Re: [PATCH] x86/mce: Unify vendors grading logic and provide AMD machine error checks

From: Borislav Petkov
Date: Tue Mar 08 2022 - 14:33:16 EST


On Tue, Mar 08, 2022 at 12:41:34PM -0600, Carlos Bilbao wrote:
> AMD's severity grading covers very few machine errors. In the graded cases
> there are no user-readable messages, complicating debugging of critical
> hardware errors. Furthermore, with the current implementation AMD MCEs have
> no support for the severities-coverage file. Adding new severities for AMD
> with the current logic would be too convoluted.
>
> Fix the above issues including AMD severities to the severity table, in
> combination with Intel MCEs. Unify the severity grading logic of both
> vendors. Label the vendor-specific cases (e.g. cases with different
> registers) where checks cannot be implicit with the available features.
>
> Signed-off-by: Carlos Bilbao <carlos.bilbao@xxxxxxx>
> ---
> arch/x86/include/asm/mce.h | 7 ++
> arch/x86/kernel/cpu/mce/severity.c | 188 +++++++++++++++--------------
> 2 files changed, 103 insertions(+), 92 deletions(-)

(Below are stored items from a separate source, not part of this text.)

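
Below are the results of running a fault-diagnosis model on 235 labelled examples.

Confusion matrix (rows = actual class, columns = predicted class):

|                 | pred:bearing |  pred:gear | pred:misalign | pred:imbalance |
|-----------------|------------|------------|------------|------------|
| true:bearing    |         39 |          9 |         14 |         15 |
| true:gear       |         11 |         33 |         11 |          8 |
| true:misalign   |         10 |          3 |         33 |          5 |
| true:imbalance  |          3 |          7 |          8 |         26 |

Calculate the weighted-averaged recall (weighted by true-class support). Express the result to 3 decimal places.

Per-class recall (TP/(TP+FN)):
  bearing: TP=39, FN=9+14+15=38 → 39/77 = 0.5065
  gear: TP=33, FN=11+11+8=30 → 33/63 = 0.5238
  misalign: TP=33, FN=10+3+5=18 → 33/51 = 0.6471
  imbalance: TP=26, FN=3+7+8=18 → 26/44 = 0.5909
Weighted-recall = Σ (supportᵢ/N)·recallᵢ with N=235: (77/235)·0.5065 + (63/235)·0.5238 + (51/235)·0.6471 + (44/235)·0.5909 = 0.557

0.557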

Sorry, maybe you're too new to this and you probably haven't read the
old discussions we have had about the severity grading turd. In order to
save you some time: adding more to that macro insanity is not going to
happen.

The AMD severity grading functions are *actually* readable vs this
abomination which I hate with passion.

If you want to add more logic, you should add to mce_severity_amd(),
perhaps call other helper functions which grade based on a certain
aspect of the error type, split the logic, use comments, etc, but
*definitely* not this.

Thx.

--
Regards/Gruss,
Boris.

https://people.kernel.org/tglx/notes-about-netiquette